The American people and service members of the Armed Forces overwhelmingly support the repeal of Don't Ask, Don't Tell. According to a national Gallup poll conducted in May 2009, 69% of Americans, including 58% of Republicans, favor allowing openly gay men and lesbian women to serve in the military. Furthermore, a 2006 poll of 545 troops who served in Iraq and Afghanistan by Zogby International and the Michael D. Palm Center at the University of California, Santa Barbara, revealed that 73% are personally comfortable with gay men and lesbian women. John Shalikashvili, former Chairman of the Joint Chiefs of Staff during the Clinton administration, and more than 100 retired admirals and generals support this repeal, in addition to the Human Rights Campaign, the Servicemembers Legal Defense Network, and Knights Out, an organization of LGBT West Point alumni cofounded by First Lieutenant Choi.
Mr. President, we cannot afford to lose any more of our dedicated and talented service members to Don't Ask, Don't Tell.

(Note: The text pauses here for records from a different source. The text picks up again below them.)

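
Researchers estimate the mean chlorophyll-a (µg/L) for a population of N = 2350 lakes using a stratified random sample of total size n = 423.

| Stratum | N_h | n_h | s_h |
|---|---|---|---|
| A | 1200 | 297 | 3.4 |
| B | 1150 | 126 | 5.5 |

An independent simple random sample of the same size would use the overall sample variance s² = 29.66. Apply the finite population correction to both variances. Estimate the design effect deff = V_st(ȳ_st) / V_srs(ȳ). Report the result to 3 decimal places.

V̂(ȳ_st) = Σ W_h² (1 − n_h/N_h) s_h²/n_h, with W_h = N_h/N and N = 2350:
  stratum A: (1200/2350)²·(1 − 297/1200)·3.4²/297 = 0.00763721
  stratum B: (1150/2350)²·(1 − 126/1150)·5.5²/126 = 0.0511937
V_st = 0.058831
V_srs = (1 − 423/2350)·29.66/423 = 0.0574969
deff = V_st / V_srs = 0.058831/0.0574969 = 1.0232

deff ≈ 1.023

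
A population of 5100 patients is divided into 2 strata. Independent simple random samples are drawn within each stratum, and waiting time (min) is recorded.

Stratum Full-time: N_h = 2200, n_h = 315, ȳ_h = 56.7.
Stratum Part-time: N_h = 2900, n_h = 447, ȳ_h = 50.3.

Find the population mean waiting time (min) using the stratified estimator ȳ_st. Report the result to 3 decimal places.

ȳ_st ≈ 53.061

N = Σ N_h = 5100. Stratum weights W_h = N_h/N.
ȳ_st = (2200·56.7 + 2900·50.3) / 5100 = 53.06078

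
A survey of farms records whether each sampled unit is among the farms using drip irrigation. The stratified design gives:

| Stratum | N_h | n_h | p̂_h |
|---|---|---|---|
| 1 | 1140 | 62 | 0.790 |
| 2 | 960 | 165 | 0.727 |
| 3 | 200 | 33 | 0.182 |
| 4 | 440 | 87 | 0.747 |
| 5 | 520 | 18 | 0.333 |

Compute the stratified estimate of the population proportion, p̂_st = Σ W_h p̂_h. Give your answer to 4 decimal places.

p̂_st ≈ 0.6554

N = 3260; stratum weights W_h = N_h/N.
p̂_st = Σ W_h p̂_h = (1140·0.790 + 960·0.727 + 200·0.182 + 440·0.747 + 520·0.333)/3260 = 0.65545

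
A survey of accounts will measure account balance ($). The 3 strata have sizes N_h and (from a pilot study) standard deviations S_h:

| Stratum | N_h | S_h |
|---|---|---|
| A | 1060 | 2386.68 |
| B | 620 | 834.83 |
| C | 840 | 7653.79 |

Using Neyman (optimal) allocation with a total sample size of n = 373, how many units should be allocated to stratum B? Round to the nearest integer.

Neyman allocation: n_h = n · N_h S_h / Σ N_i S_i, with n = 373.
  stratum A: N_h·S_h = 1060·2386.68 = 2529880.80
  stratum B: N_h·S_h = 620·834.83 = 517594.60
  stratum C: N_h·S_h = 840·7653.79 = 6429183.60
Σ N_h S_h = 9476659.00
n for stratum B = 373·517594.60/9476659.00 = 20.372 → 20

20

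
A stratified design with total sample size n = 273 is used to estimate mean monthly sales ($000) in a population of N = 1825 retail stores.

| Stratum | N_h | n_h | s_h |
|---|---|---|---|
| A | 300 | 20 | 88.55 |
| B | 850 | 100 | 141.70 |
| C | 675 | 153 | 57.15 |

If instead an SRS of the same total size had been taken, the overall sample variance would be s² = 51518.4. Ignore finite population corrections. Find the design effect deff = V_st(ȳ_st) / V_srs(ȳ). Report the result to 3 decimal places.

deff ≈ 0.302

V̂(ȳ_st) = Σ W_h² s_h²/n_h, with W_h = N_h/N and N = 1825:
  stratum A: (300/1825)²·88.55²/20 = 10.5941
  stratum B: (850/1825)²·141.70²/100 = 43.5564
  stratum C: (675/1825)²·57.15²/153 = 2.92027
V_st = 57.0707
V_srs = s²/n = 51518.4/273 = 188.712
deff = V_st / V_srs = 57.0707/188.712 = 0.3024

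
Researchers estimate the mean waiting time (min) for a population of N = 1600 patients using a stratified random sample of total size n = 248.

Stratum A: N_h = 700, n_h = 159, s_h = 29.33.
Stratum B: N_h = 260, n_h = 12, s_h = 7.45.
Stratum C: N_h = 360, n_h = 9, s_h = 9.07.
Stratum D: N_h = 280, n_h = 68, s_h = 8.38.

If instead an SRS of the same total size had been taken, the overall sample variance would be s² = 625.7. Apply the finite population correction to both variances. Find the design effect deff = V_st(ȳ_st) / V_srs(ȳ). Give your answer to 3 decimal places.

V̂(ȳ_st) = Σ W_h² (1 − n_h/N_h) s_h²/n_h, with W_h = N_h/N and N = 1600:
  stratum A: (700/1600)²·(1 − 159/700)·29.33²/159 = 0.800354
  stratum B: (260/1600)²·(1 − 12/260)·7.45²/12 = 0.116497
  stratum C: (360/1600)²·(1 − 9/360)·9.07²/9 = 0.451172
  stratum D: (280/1600)²·(1 − 68/280)·8.38²/68 = 0.023946
V_st = 1.39197
V_srs = (1 − 248/1600)·625.7/248 = 2.13192
deff = V_st / V_srs = 1.39197/2.13192 = 0.6529

deff ≈ 0.653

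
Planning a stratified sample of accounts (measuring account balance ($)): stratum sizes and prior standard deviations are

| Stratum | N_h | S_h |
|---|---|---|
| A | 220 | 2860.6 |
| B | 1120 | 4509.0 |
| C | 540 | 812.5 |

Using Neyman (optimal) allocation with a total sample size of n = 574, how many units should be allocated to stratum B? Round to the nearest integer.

Neyman allocation: n_h = n · N_h S_h / Σ N_i S_i, with n = 574.
  stratum A: N_h·S_h = 220·2860.6 = 629332.00
  stratum B: N_h·S_h = 1120·4509.0 = 5050080.00
  stratum C: N_h·S_h = 540·812.5 = 438750.00
Σ N_h S_h = 6118162.00
n for stratum B = 574·5050080.00/6118162.00 = 473.794 → 474

474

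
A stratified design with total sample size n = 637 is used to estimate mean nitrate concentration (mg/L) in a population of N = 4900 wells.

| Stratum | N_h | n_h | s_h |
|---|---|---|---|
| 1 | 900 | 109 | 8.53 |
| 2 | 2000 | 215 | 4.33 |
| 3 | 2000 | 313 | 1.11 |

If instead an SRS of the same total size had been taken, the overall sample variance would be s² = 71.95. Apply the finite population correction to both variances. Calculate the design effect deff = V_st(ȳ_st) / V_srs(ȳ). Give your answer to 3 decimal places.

V̂(ȳ_st) = Σ W_h² (1 − n_h/N_h) s_h²/n_h, with W_h = N_h/N and N = 4900:
  stratum 1: (900/4900)²·(1 − 109/900)·8.53²/109 = 0.0197924
  stratum 2: (2000/4900)²·(1 − 215/2000)·4.33²/215 = 0.0129662
  stratum 3: (2000/4900)²·(1 − 313/2000)·1.11²/313 = 0.000553165
V_st = 0.0333118
V_srs = (1 − 637/4900)·71.95/637 = 0.0982677
deff = V_st / V_srs = 0.0333118/0.0982677 = 0.3390

deff ≈ 0.339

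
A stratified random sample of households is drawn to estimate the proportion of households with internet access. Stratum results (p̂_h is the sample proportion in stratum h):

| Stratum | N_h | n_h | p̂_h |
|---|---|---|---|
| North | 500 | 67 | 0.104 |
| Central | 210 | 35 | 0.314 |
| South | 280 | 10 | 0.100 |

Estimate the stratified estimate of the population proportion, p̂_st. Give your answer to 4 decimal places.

N = 990; stratum weights W_h = N_h/N.
p̂_st = Σ W_h p̂_h = (500·0.104 + 210·0.314 + 280·0.100)/990 = 0.14741

p̂_st ≈ 0.1474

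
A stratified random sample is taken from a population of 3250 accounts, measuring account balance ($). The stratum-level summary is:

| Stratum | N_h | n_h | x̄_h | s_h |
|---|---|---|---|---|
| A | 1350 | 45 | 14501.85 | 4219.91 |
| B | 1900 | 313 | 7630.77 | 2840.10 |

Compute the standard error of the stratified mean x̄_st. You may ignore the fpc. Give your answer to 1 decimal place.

SE(x̄_st) ≈ 277.6

V̂(x̄_st) = Σ W_h² s_h²/n_h, with W_h = N_h/N and N = 3250:
  stratum A: (1350/3250)²·4219.91²/45 = 68280.2
  stratum B: (1900/3250)²·2840.10²/313 = 8807.72
V̂(x̄_st) = 77087.9
SE(x̄_st) = √77087.9 = 277.647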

On behalf of First Lieutenant Choi, Lieutenant Colonel Fehrenbach, and the more than 12,500 gay and lesbian service members who have been discharged since Don't Ask, Don't Tell was implemented in 1994, we stand ready to assist you in repealing this dishonorable and debilitating law as soon as possible, and in restoring justice and equality in our Armed Forces.
Please know that we will continue to monitor this situation and are hopeful that, together, we can address this urgent issue soon. Thank you for your consideration and we look forward to your response.
The letter was authored by Rep. Hastings and signed by Representatives Barney Frank (D-MA), John Conyers, Jr. (D-MI), Fortney "Pete" Stark (D-CA), Edward J. Markey (D-MA), Gary Ackerman (D-NY), Louise Slaughter (D-NY), Eliot Engel (D-NY), Jim McDermott (D-WA), Ileana Ros-Lehtinen (R-FL), José Serrano (D-NY), James Moran (D-VA), Jerrold Nadler (D-NY), Eleanor Holmes Norton (D-DC), Ed Pastor (D-AZ), James Clyburn (D-SC), Anna Eshoo (D-CA), Bob Filner (D-CA), Luis Gutierrez (D-IL), Eddie Bernice Johnson (D-TX), Carolyn Maloney (D-NY), Robert "Bobby" Scott (D-VA), Bennie Thompson (D-MS), Nydia Velázquez (D-NY), Melvin Watt (D-NC), Lynn Woolsey (D-CA), Lloyd Doggett (D-TX), Chaka Fattah (D-PA), Jane Harman (D-CA), Lois Capps (D-CA), Donna M. Christensen (D-VI), Diana DeGette (D-CO), Bill Delahunt (D-MA), Carolyn Cheeks Kilpatrick (D-MI), Dennis Kucinich (D-OH), Barbara Lee (D-CA), James McGovern (D-MA), Brad Sherman (D-CA), Robert Wexler (D-FL), Tammy Baldwin (D-WI), Shelley Berkley (D-NV), Michael Capuano (D-MA), Joseph Crowley (D-NY), Rush Holt (D-NJ), John Larson (D-CT), Grace Napolitano (D-CA), Jan Schakowsky (D-IL), Anthony Weiner (D-NY), David Wu (D-OR), William Lacy Clay (D-MO), Mike Honda (D-CA), James Langevin (D-RI), Betty McCollum (D-MN), Diane Watson (D-CA), Tim Bishop (D-NY), Raúl Grijalva (D-AZ), Linda Sánchez (D-CA), Emanuel Cleaver (D-MO), Doris Matsui (D-CA), Gwen Moore (D-WI), Debbie Wasserman Schulz (D-FL), André Carson (D-IN), Kathy Castor (D-FL), Yvette Clarke (D-NY), Donna F. Edwards (D-MD), Keith Ellison (D-MN), Marcia L. Fudge (D-OH), Phil Hare (D-IL), Mazie K. Hirono (D-HI), Laura Richardson (D-CA), Joe Sestak (D-PA), Niki Tsongas (D-MA), Peter Welch (D-VT), Alan Grayson (D-FL), Jared Polis (D-CO), Mike Quigley (D-IL), and Gregorio Sablan (D-MP).